Troubleshooting¶
Here we’ll list some common issues and how they can be fixed. Hope this helps!
how should I choose N_dims ?¶
In most cases, LMI estimates are lower than true MI values. This aligns with the result that $I(X; Y) \geq I(Z_x; Z_y)$ (from the data processing inequality). So, a reasonable way to choose N_dims is to try several possibilities and choose that which yields that the highest LMI estimate. Choosing N_dims higher than 20 is unlikely to work well, as KSG tends to degrade in these dimensionalities.
my MI estimate is nan¶
The most likely reason is that you are using mean of pointwise estimates rather than nanmean. If you get a warning that there are NaNs in the embedding, then there is some deeper problem – first check for NaNs in the input data, then consider playing with some parameters like N_dims or lr.
there are a few extremely high pMI contributions¶
If you have duplicated (x, y) pairs in the data you can get an extremely high pMI estimate as an artifact. This is a known artifact of the KSG estimator, which is why you can’t bootstrap KSG estimates (as discussed by Holmes and Nemenman).

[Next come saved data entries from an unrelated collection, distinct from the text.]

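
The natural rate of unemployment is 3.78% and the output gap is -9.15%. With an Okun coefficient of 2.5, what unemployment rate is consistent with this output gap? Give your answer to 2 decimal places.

From Okun's law, u - u* = -(output gap)/β = -(-9.15)/2.5 = 3.66 points.
So u = 3.78 + 3.66 = 7.44%.

7.44%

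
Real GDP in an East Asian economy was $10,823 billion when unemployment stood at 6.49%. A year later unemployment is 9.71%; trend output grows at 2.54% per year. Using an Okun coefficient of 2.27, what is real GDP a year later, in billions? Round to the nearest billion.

$10,307 billion

Δu = 9.71 - 6.49 = 3.22 points.
Okun's law (growth form): g_Y = g_Y* - β × Δu = 2.54 - 2.27 × (3.22) = 2.54 - 7.3094 = -4.7694%.
Real GDP in the next year = 10823 × (1 - 4.7694/100) = 10823 × 0.952306 ≈ 10307 billion.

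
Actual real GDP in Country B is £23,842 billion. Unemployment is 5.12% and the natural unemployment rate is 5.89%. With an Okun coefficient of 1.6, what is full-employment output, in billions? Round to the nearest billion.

£23,552 billion

Unemployment gap = 5.12 - 5.89 = -0.77 points, so output gap = -1.6 × (-0.77) = 1.232%.
Since Y = Y* × (1 + gap/100), Y* = 23842/1.01232 ≈ 23552 billion.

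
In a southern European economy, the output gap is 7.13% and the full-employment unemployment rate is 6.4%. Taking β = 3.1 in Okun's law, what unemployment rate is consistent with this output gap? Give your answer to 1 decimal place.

4.1%

From Okun's law, u - u* = -(output gap)/β = -(7.13)/3.1 = -2.3 points.
So u = 6.4 - 2.3 = 4.1%.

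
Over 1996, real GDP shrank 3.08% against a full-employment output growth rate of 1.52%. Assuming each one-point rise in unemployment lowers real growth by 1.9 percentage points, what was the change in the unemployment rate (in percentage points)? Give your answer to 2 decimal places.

Growth-rate Okun's law: g_Y = g_Y* - β × Δu, so Δu = (g_Y* - g_Y)/β.
Δu = (1.52 + 3.08)/1.9 = 4.6/1.9 = 2.42 percentage points.

2.42 percentage points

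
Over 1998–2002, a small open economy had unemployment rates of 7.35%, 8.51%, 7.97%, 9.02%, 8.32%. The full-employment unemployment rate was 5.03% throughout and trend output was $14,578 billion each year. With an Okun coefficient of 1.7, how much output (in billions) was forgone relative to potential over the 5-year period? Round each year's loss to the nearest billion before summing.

Year 1998: gap = -1.7 × (7.35 - 5.03) = -3.944%, loss ≈ 14578 × 3.944/100 ≈ 575.
Year 1999: gap = -1.7 × (8.51 - 5.03) = -5.916%, loss ≈ 14578 × 5.916/100 ≈ 862.
Year 2000: gap = -1.7 × (7.97 - 5.03) = -4.998%, loss ≈ 14578 × 4.998/100 ≈ 729.
Year 2001: gap = -1.7 × (9.02 - 5.03) = -6.783%, loss ≈ 14578 × 6.783/100 ≈ 989.
Year 2002: gap = -1.7 × (8.32 - 5.03) = -5.593%, loss ≈ 14578 × 5.593/100 ≈ 815.
Total lost output = 575 + 862 + 729 + 989 + 815 = 3970 billion.

$3,970 billion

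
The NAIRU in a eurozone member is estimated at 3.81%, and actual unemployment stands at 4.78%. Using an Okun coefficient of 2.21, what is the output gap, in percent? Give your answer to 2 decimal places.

The unemployment gap is 4.78 - 3.81 = 0.97 percentage points.
Okun's law gives an output gap of -2.21 × 0.97 = -2.1437%, i.e. 2.14% below potential.

-2.14%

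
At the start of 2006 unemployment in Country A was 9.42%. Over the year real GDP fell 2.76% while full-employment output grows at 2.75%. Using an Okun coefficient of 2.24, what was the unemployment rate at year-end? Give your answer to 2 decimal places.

11.88%

Growth-rate Okun's law: g_Y = g_Y* - β × Δu, so Δu = (g_Y* - g_Y)/β.
Δu = (2.75 + 2.76)/2.24 = 5.51/2.24 = 2.46 percentage points.
Year-end unemployment = 9.42 + 2.46 = 11.88%.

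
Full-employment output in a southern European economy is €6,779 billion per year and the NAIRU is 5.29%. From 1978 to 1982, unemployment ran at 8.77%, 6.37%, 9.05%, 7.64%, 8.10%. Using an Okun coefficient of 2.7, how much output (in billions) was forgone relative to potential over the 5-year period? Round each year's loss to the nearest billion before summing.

Year 1978: gap = -2.7 × (8.77 - 5.29) = -9.396%, loss ≈ 6779 × 9.396/100 ≈ 637.
Year 1979: gap = -2.7 × (6.37 - 5.29) = -2.916%, loss ≈ 6779 × 2.916/100 ≈ 198.
Year 1980: gap = -2.7 × (9.05 - 5.29) = -10.152%, loss ≈ 6779 × 10.152/100 ≈ 688.
Year 1981: gap = -2.7 × (7.64 - 5.29) = -6.345%, loss ≈ 6779 × 6.345/100 ≈ 430.
Year 1982: gap = -2.7 × (8.1 - 5.29) = -7.587%, loss ≈ 6779 × 7.587/100 ≈ 514.
Total lost output = 637 + 198 + 688 + 430 + 514 = 2467 billion.

€2,467 billion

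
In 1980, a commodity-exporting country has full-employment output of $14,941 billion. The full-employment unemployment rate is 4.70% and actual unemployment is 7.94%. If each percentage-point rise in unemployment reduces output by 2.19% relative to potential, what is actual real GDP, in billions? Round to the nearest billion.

$13,881 billion

Unemployment gap = 7.94 - 4.7 = 3.24 points, so the output gap is -2.19 × 3.24 = -7.0956%.
Actual GDP = 14941 × (1 - 7.0956/100) = 14941 × 0.929044 ≈ 13881 billion.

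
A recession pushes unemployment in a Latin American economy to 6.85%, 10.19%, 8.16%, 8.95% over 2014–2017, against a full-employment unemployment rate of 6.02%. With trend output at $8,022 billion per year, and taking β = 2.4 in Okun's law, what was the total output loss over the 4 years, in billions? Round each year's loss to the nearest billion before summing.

$1,939 billion

Year 2014: gap = -2.4 × (6.85 - 6.02) = -1.992%, loss ≈ 8022 × 1.992/100 ≈ 160.
Year 2015: gap = -2.4 × (10.19 - 6.02) = -10.008%, loss ≈ 8022 × 10.008/100 ≈ 803.
Year 2016: gap = -2.4 × (8.16 - 6.02) = -5.136%, loss ≈ 8022 × 5.136/100 ≈ 412.
Year 2017: gap = -2.4 × (8.95 - 6.02) = -7.032%, loss ≈ 8022 × 7.032/100 ≈ 564.
Total lost output = 160 + 803 + 412 + 564 = 1939 billion.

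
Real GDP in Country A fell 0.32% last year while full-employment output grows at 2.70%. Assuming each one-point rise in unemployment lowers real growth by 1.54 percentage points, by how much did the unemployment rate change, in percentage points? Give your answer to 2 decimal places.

1.96 percentage points

Growth-rate Okun's law: g_Y = g_Y* - β × Δu, so Δu = (g_Y* - g_Y)/β.
Δu = (2.7 + 0.32)/1.54 = 3.02/1.54 = 1.96 percentage points.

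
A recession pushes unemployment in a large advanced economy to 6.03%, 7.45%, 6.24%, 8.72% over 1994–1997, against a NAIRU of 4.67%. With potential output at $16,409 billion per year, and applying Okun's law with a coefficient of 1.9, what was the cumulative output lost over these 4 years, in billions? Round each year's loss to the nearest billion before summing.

$3,043 billion

Year 1994: gap = -1.9 × (6.03 - 4.67) = -2.584%, loss ≈ 16409 × 2.584/100 ≈ 424.
Year 1995: gap = -1.9 × (7.45 - 4.67) = -5.282%, loss ≈ 16409 × 5.282/100 ≈ 867.
Year 1996: gap = -1.9 × (6.24 - 4.67) = -2.983%, loss ≈ 16409 × 2.983/100 ≈ 489.
Year 1997: gap = -1.9 × (8.72 - 4.67) = -7.695%, loss ≈ 16409 × 7.695/100 ≈ 1263.
Total lost output = 424 + 867 + 489 + 1263 = 3043 billion.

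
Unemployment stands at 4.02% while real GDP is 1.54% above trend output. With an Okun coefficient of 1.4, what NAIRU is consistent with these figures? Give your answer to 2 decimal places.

5.12%

From Okun's law, u - u* = -(output gap)/β = -(1.54)/1.4 = -1.1 points.
So u* = 4.02 + 1.1 = 5.12%.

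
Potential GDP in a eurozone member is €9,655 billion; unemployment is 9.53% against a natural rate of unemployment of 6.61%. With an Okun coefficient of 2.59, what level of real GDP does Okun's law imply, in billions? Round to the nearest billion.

Unemployment gap = 9.53 - 6.61 = 2.92 points, so the output gap is -2.59 × 2.92 = -7.5628%.
Actual GDP = 9655 × (1 - 7.5628/100) = 9655 × 0.924372 ≈ 8925 billion.

€8,925 billion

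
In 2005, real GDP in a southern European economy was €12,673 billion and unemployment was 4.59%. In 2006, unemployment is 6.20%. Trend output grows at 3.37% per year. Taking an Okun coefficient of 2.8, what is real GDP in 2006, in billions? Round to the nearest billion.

€12,529 billion

Δu = 6.2 - 4.59 = 1.61 points.
Okun's law (growth form): g_Y = g_Y* - β × Δu = 3.37 - 2.8 × (1.61) = 3.37 - 4.508 = -1.138%.
Real GDP in the next year = 12673 × (1 - 1.138/100) = 12673 × 0.98862 ≈ 12529 billion.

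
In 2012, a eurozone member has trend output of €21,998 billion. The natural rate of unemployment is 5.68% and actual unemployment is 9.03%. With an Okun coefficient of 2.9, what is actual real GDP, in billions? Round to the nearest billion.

€19,861 billion

Unemployment gap = 9.03 - 5.68 = 3.35 points, so the output gap is -2.9 × 3.35 = -9.715%.
Actual GDP = 21998 × (1 - 9.715/100) = 21998 × 0.90285 ≈ 19861 billion.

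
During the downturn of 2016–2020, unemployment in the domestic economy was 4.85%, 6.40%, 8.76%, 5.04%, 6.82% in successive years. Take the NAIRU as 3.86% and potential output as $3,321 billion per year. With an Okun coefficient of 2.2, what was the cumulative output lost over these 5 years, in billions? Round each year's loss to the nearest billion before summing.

$918 billion

Year 2016: gap = -2.2 × (4.85 - 3.86) = -2.178%, loss ≈ 3321 × 2.178/100 ≈ 72.
Year 2017: gap = -2.2 × (6.4 - 3.86) = -5.588%, loss ≈ 3321 × 5.588/100 ≈ 186.
Year 2018: gap = -2.2 × (8.76 - 3.86) = -10.78%, loss ≈ 3321 × 10.78/100 ≈ 358.
Year 2019: gap = -2.2 × (5.04 - 3.86) = -2.596%, loss ≈ 3321 × 2.596/100 ≈ 86.
Year 2020: gap = -2.2 × (6.82 - 3.86) = -6.512%, loss ≈ 3321 × 6.512/100 ≈ 216.
Total lost output = 72 + 186 + 358 + 86 + 216 = 918 billion.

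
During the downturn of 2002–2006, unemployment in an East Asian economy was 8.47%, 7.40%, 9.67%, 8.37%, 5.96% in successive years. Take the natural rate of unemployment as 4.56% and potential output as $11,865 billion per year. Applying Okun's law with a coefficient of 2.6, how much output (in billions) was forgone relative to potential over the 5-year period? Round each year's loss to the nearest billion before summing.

$5,265 billion

Year 2002: gap = -2.6 × (8.47 - 4.56) = -10.166%, loss ≈ 11865 × 10.166/100 ≈ 1206.
Year 2003: gap = -2.6 × (7.4 - 4.56) = -7.384%, loss ≈ 11865 × 7.384/100 ≈ 876.
Year 2004: gap = -2.6 × (9.67 - 4.56) = -13.286%, loss ≈ 11865 × 13.286/100 ≈ 1576.
Year 2005: gap = -2.6 × (8.37 - 4.56) = -9.906%, loss ≈ 11865 × 9.906/100 ≈ 1175.
Year 2006: gap = -2.6 × (5.96 - 4.56) = -3.64%, loss ≈ 11865 × 3.64/100 ≈ 432.
Total lost output = 1206 + 876 + 1576 + 1175 + 432 = 5265 billion.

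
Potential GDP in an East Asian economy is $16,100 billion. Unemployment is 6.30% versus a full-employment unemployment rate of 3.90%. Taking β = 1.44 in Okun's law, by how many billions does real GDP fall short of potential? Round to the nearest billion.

Output gap = -1.44 × (6.3 - 3.9) = -1.44 × 2.4 = -3.456%.
Actual GDP ≈ 16100 × 0.96544 ≈ 15544 billion, so the shortfall is 16100 - 15544 = 556 billion.

$556 billion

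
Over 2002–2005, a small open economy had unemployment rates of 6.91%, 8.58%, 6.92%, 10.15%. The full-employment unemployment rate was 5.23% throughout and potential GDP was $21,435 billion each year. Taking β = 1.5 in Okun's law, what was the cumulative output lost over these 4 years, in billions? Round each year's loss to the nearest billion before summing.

Year 2002: gap = -1.5 × (6.91 - 5.23) = -2.52%, loss ≈ 21435 × 2.52/100 ≈ 540.
Year 2003: gap = -1.5 × (8.58 - 5.23) = -5.025%, loss ≈ 21435 × 5.025/100 ≈ 1077.
Year 2004: gap = -1.5 × (6.92 - 5.23) = -2.535%, loss ≈ 21435 × 2.535/100 ≈ 543.
Year 2005: gap = -1.5 × (10.15 - 5.23) = -7.38%, loss ≈ 21435 × 7.38/100 ≈ 1582.
Total lost output = 540 + 1077 + 543 + 1582 = 3742 billion.

$3,742 billion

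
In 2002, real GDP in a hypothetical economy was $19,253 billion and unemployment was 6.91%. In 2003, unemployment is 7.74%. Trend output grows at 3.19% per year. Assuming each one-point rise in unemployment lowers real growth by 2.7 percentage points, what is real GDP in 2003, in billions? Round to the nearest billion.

Δu = 7.74 - 6.91 = 0.83 points.
Okun's law (growth form): g_Y = g_Y* - β × Δu = 3.19 - 2.7 × (0.83) = 3.19 - 2.241 = 0.949%.
Real GDP in the next year = 19253 × (1 + 0.949/100) = 19253 × 1.00949 ≈ 19436 billion.

$19,436 billion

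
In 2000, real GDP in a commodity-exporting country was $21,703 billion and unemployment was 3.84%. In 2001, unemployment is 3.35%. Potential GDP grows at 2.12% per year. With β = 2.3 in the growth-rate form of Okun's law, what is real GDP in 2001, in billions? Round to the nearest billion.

$22,408 billion

Δu = 3.35 - 3.84 = -0.49 points.
Okun's law (growth form): g_Y = g_Y* - β × Δu = 2.12 - 2.3 × (-0.49) = 2.12 + 1.127 = 3.247%.
Real GDP in the next year = 21703 × (1 + 3.247/100) = 21703 × 1.03247 ≈ 22408 billion.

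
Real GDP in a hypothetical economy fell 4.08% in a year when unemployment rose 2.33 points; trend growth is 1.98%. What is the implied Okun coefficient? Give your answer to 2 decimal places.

β ≈ 2.60

Growth form: g_Y = g_Y* - β × Δu, so β = (g_Y* - g_Y)/Δu.
β = (1.98 + 4.08)/2.33 = 6.06/2.33 = 2.60.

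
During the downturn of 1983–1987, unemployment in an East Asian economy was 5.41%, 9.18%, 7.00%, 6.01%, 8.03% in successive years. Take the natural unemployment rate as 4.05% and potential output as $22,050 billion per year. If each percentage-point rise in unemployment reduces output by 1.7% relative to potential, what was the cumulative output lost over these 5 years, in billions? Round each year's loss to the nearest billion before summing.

$5,766 billion

Year 1983: gap = -1.7 × (5.41 - 4.05) = -2.312%, loss ≈ 22050 × 2.312/100 ≈ 510.
Year 1984: gap = -1.7 × (9.18 - 4.05) = -8.721%, loss ≈ 22050 × 8.721/100 ≈ 1923.
Year 1985: gap = -1.7 × (7 - 4.05) = -5.015%, loss ≈ 22050 × 5.015/100 ≈ 1106.
Year 1986: gap = -1.7 × (6.01 - 4.05) = -3.332%, loss ≈ 22050 × 3.332/100 ≈ 735.
Year 1987: gap = -1.7 × (8.03 - 4.05) = -6.766%, loss ≈ 22050 × 6.766/100 ≈ 1492.
Total lost output = 510 + 1923 + 1106 + 735 + 1492 = 5766 billion.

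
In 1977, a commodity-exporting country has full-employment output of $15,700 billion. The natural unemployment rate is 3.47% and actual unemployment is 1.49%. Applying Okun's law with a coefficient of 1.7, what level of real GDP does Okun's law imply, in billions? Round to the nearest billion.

$16,228 billion

Unemployment gap = 1.49 - 3.47 = -1.98 points, so the output gap is -1.7 × (-1.98) = 3.366%.
Actual GDP = 15700 × (1 + 3.366/100) = 15700 × 1.03366 ≈ 16228 billion.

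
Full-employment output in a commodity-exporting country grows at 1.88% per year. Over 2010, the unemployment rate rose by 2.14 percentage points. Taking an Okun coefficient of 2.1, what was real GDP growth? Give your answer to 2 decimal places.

-2.61%

Growth-rate Okun's law: g_Y = g_Y* - β × Δu.
g_Y = 1.88 - 2.1 × (2.14) = 1.88 - 4.494 = -2.614%, i.e. -2.61% to 2 d.p.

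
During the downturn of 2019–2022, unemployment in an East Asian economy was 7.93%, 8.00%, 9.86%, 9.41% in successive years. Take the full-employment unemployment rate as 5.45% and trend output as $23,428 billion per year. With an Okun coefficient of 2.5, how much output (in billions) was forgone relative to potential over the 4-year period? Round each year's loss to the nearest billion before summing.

Year 2019: gap = -2.5 × (7.93 - 5.45) = -6.2%, loss ≈ 23428 × 6.2/100 ≈ 1453.
Year 2020: gap = -2.5 × (8 - 5.45) = -6.375%, loss ≈ 23428 × 6.375/100 ≈ 1494.
Year 2021: gap = -2.5 × (9.86 - 5.45) = -11.025%, loss ≈ 23428 × 11.025/100 ≈ 2583.
Year 2022: gap = -2.5 × (9.41 - 5.45) = -9.9%, loss ≈ 23428 × 9.9/100 ≈ 2319.
Total lost output = 1453 + 1494 + 2583 + 2319 = 7849 billion.

$7,849 billion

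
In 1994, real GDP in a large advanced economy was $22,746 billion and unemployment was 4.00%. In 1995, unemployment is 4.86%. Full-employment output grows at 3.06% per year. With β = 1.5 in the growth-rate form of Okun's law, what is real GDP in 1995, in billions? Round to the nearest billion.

$23,149 billion

Δu = 4.86 - 4 = 0.86 points.
Okun's law (growth form): g_Y = g_Y* - β × Δu = 3.06 - 1.5 × (0.86) = 3.06 - 1.29 = 1.77%.
Real GDP in the next year = 22746 × (1 + 1.77/100) = 22746 × 1.0177 ≈ 23149 billion.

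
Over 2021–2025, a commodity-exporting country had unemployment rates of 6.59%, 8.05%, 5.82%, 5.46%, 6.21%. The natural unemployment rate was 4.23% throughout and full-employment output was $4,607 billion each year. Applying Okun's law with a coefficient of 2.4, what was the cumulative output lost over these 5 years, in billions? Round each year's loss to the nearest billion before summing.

$1,214 billion

Year 2021: gap = -2.4 × (6.59 - 4.23) = -5.664%, loss ≈ 4607 × 5.664/100 ≈ 261.
Year 2022: gap = -2.4 × (8.05 - 4.23) = -9.168%, loss ≈ 4607 × 9.168/100 ≈ 422.
Year 2023: gap = -2.4 × (5.82 - 4.23) = -3.816%, loss ≈ 4607 × 3.816/100 ≈ 176.
Year 2024: gap = -2.4 × (5.46 - 4.23) = -2.952%, loss ≈ 4607 × 2.952/100 ≈ 136.
Year 2025: gap = -2.4 × (6.21 - 4.23) = -4.752%, loss ≈ 4607 × 4.752/100 ≈ 219.
Total lost output = 261 + 422 + 176 + 136 + 219 = 1214 billion.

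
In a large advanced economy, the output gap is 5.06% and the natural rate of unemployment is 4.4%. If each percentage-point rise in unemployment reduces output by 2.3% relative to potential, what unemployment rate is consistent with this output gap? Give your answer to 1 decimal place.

From Okun's law, u - u* = -(output gap)/β = -(5.06)/2.3 = -2.2 points.
So u = 4.4 - 2.2 = 2.2%.

2.2%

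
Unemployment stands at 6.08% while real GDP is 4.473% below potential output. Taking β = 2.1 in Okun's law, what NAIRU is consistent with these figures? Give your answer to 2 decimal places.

3.95%

From Okun's law, u - u* = -(output gap)/β = -(-4.473)/2.1 = 2.13 points.
So u* = 6.08 - 2.13 = 3.95%.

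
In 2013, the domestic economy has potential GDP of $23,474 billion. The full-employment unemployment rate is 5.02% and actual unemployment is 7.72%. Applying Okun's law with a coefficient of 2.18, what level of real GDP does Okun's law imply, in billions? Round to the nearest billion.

Unemployment gap = 7.72 - 5.02 = 2.7 points, so the output gap is -2.18 × 2.7 = -5.886%.
Actual GDP = 23474 × (1 - 5.886/100) = 23474 × 0.94114 ≈ 22092 billion.

$22,092 billion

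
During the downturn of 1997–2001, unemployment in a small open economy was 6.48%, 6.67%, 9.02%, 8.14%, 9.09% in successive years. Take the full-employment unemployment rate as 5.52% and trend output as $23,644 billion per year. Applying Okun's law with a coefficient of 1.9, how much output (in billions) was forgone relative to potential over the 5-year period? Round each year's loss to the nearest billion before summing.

$5,301 billion

Year 1997: gap = -1.9 × (6.48 - 5.52) = -1.824%, loss ≈ 23644 × 1.824/100 ≈ 431.
Year 1998: gap = -1.9 × (6.67 - 5.52) = -2.185%, loss ≈ 23644 × 2.185/100 ≈ 517.
Year 1999: gap = -1.9 × (9.02 - 5.52) = -6.65%, loss ≈ 23644 × 6.65/100 ≈ 1572.
Year 2000: gap = -1.9 × (8.14 - 5.52) = -4.978%, loss ≈ 23644 × 4.978/100 ≈ 1177.
Year 2001: gap = -1.9 × (9.09 - 5.52) = -6.783%, loss ≈ 23644 × 6.783/100 ≈ 1604.
Total lost output = 431 + 517 + 1572 + 1177 + 1604 = 5301 billion.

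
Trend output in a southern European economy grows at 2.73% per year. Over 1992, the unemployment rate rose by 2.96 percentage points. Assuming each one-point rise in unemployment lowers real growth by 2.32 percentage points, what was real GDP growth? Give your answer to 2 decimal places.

-4.14%

Growth-rate Okun's law: g_Y = g_Y* - β × Δu.
g_Y = 2.73 - 2.32 × (2.96) = 2.73 - 6.8672 = -4.1372%, i.e. -4.14% to 2 d.p.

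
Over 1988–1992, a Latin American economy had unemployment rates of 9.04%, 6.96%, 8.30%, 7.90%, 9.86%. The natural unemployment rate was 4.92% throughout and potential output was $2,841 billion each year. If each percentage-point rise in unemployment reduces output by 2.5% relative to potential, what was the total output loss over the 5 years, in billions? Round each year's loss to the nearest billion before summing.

$1,241 billion

Year 1988: gap = -2.5 × (9.04 - 4.92) = -10.3%, loss ≈ 2841 × 10.3/100 ≈ 293.
Year 1989: gap = -2.5 × (6.96 - 4.92) = -5.1%, loss ≈ 2841 × 5.1/100 ≈ 145.
Year 1990: gap = -2.5 × (8.3 - 4.92) = -8.45%, loss ≈ 2841 × 8.45/100 ≈ 240.
Year 1991: gap = -2.5 × (7.9 - 4.92) = -7.45%, loss ≈ 2841 × 7.45/100 ≈ 212.
Year 1992: gap = -2.5 × (9.86 - 4.92) = -12.35%, loss ≈ 2841 × 12.35/100 ≈ 351.
Total lost output = 293 + 145 + 240 + 212 + 351 = 1241 billion.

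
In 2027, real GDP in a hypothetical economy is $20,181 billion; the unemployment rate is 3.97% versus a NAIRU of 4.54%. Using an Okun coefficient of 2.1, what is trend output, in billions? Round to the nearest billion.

Unemployment gap = 3.97 - 4.54 = -0.57 points, so output gap = -2.1 × (-0.57) = 1.197%.
Since Y = Y* × (1 + gap/100), Y* = 20181/1.01197 ≈ 19942 billion.

$19,942 billion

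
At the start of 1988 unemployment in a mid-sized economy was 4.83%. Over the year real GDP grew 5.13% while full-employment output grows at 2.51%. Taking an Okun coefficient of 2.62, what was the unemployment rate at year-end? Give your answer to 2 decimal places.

3.83%

Growth-rate Okun's law: g_Y = g_Y* - β × Δu, so Δu = (g_Y* - g_Y)/β.
Δu = (2.51 - 5.13)/2.62 = -2.62/2.62 = -1.00 percentage point.
Year-end unemployment = 4.83 - 1 = 3.83%.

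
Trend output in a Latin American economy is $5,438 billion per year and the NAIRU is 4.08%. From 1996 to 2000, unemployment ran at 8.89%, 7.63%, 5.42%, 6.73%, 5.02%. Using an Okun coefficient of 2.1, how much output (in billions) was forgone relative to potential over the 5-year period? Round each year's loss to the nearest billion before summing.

$1,517 billion

Year 1996: gap = -2.1 × (8.89 - 4.08) = -10.101%, loss ≈ 5438 × 10.101/100 ≈ 549.
Year 1997: gap = -2.1 × (7.63 - 4.08) = -7.455%, loss ≈ 5438 × 7.455/100 ≈ 405.
Year 1998: gap = -2.1 × (5.42 - 4.08) = -2.814%, loss ≈ 5438 × 2.814/100 ≈ 153.
Year 1999: gap = -2.1 × (6.73 - 4.08) = -5.565%, loss ≈ 5438 × 5.565/100 ≈ 303.
Year 2000: gap = -2.1 × (5.02 - 4.08) = -1.974%, loss ≈ 5438 × 1.974/100 ≈ 107.
Total lost output = 549 + 405 + 153 + 303 + 107 = 1517 billion.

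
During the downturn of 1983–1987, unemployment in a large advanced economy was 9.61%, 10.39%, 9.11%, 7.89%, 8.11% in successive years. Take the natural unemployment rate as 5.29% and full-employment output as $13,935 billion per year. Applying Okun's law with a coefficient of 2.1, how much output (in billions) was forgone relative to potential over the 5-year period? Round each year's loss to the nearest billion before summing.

Year 1983: gap = -2.1 × (9.61 - 5.29) = -9.072%, loss ≈ 13935 × 9.072/100 ≈ 1264.
Year 1984: gap = -2.1 × (10.39 - 5.29) = -10.71%, loss ≈ 13935 × 10.71/100 ≈ 1492.
Year 1985: gap = -2.1 × (9.11 - 5.29) = -8.022%, loss ≈ 13935 × 8.022/100 ≈ 1118.
Year 1986: gap = -2.1 × (7.89 - 5.29) = -5.46%, loss ≈ 13935 × 5.46/100 ≈ 761.
Year 1987: gap = -2.1 × (8.11 - 5.29) = -5.922%, loss ≈ 13935 × 5.922/100 ≈ 825.
Total lost output = 1264 + 1492 + 1118 + 761 + 825 = 5460 billion.

$5,460 billion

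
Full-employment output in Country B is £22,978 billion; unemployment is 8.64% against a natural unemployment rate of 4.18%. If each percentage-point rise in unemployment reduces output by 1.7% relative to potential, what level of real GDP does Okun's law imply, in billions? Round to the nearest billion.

Unemployment gap = 8.64 - 4.18 = 4.46 points, so the output gap is -1.7 × 4.46 = -7.582%.
Actual GDP = 22978 × (1 - 7.582/100) = 22978 × 0.92418 ≈ 21236 billion.

£21,236 billion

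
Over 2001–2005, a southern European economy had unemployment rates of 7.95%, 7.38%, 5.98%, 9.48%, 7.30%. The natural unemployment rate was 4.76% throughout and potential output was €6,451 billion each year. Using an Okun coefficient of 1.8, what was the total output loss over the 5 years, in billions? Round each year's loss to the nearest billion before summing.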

I expect my variables to be dependent but my LMI estimates are 0¶
LMI estimates are not theoretically guaranteed to identify independence. It is possible to get an LMI estimate of 0 despite having dependent variables. If you believe this is happening, you can try to modify the parameters of your LMI estimate to see if the results change. In particular, it is worth changing N_dims to be higher, and changing the regularizer to regularizer="models.AEMINE".